Essex's total of 96 was their lowest at Chelmsford since 2014, and after Worcestershire had ended their 11-match home winning streak last week, a far greater ignominy awaited.
Durham's response faltered early, as Alex Lees fell early to Sam Cook, who found some sharp lift on the angle across the left-hander to prise him out for 5. But Borthwick joined Will Young in what appeared to be a game-seizing stand of 87. Between them, they surged past Essex's total with a riotous acceleration from the end of the 20th over, all but doubling the score from 46 for 1 to 98 in the space of six overs as Porter and Harmer were battered for nine fours between them.

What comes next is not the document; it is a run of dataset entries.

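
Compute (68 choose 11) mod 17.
0

Using Lucas' theorem:
Write n=68 and k=11 in base 17:
n in base 17: [4, 0]
k in base 17: [0, 11]
C(68,11) mod 17 = ∏ C(n_i, k_i) mod 17
Digit binomials (mod 17): C(4,0) = 1; C(0,11) = 0 (k_i > n_i)
Product: 1 × 0 = 0 ≡ 0 (mod 17)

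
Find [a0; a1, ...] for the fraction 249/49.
[5; 12, 4]

Euclidean algorithm steps:
249 = 5 × 49 + 4
49 = 12 × 4 + 1
4 = 4 × 1 + 0
Continued fraction: [5; 12, 4]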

But then, on 24, Young got too frisky against a sharp offbreak from Harmer, and flicked a leg-glance straight into Lawrence's lap at leg slip to break both the stand, and Durham's hot streak. One over later, Bedingham skipped down the pitch to Harmer, seeking to keep up the tempo, and holed out to Westley at long-on for a duck. And when Jack Burnham was skittled by a beauty from Cook, angling in and bursting round the edge of a full-faced block, Durhan were 114 for 4 and wobbling.
Borthwick, however, was having none of it. Two more crunching sweeps kept up the pressure on Harmer as he marched into the 90s, and a few overs later he had his moment of catharsis off Allison. His team-mates, however, could match neither his tempo or his endurance, as Eckersley joined the procession with a deflected lob to slip off Harmer. And with the light closing in, Borthwick's own resistance was finally broken. Lawrence, into the attack for a twin-spin assault, fizzed through his defences before cleaning up Carse one ball later with a ripping offbreak that sent a clear message about how this contest may yet play out in the second innings.
At 144 for 7, it seemed we were done for the day ⊠but not so. With Prince Philip's impending funeral causing the first two days of this game to be extended, the players trooped back out at 7pm to finish off their allocation, and Durham's innings was all but finished off full-stop, as Ben Raine became Harmer's fourth victim of a quietly predatory display. If this is what we've been missing out on in the past 11 years of non-combatance, then Essex and Durham have gone a long way towards making up for lost time.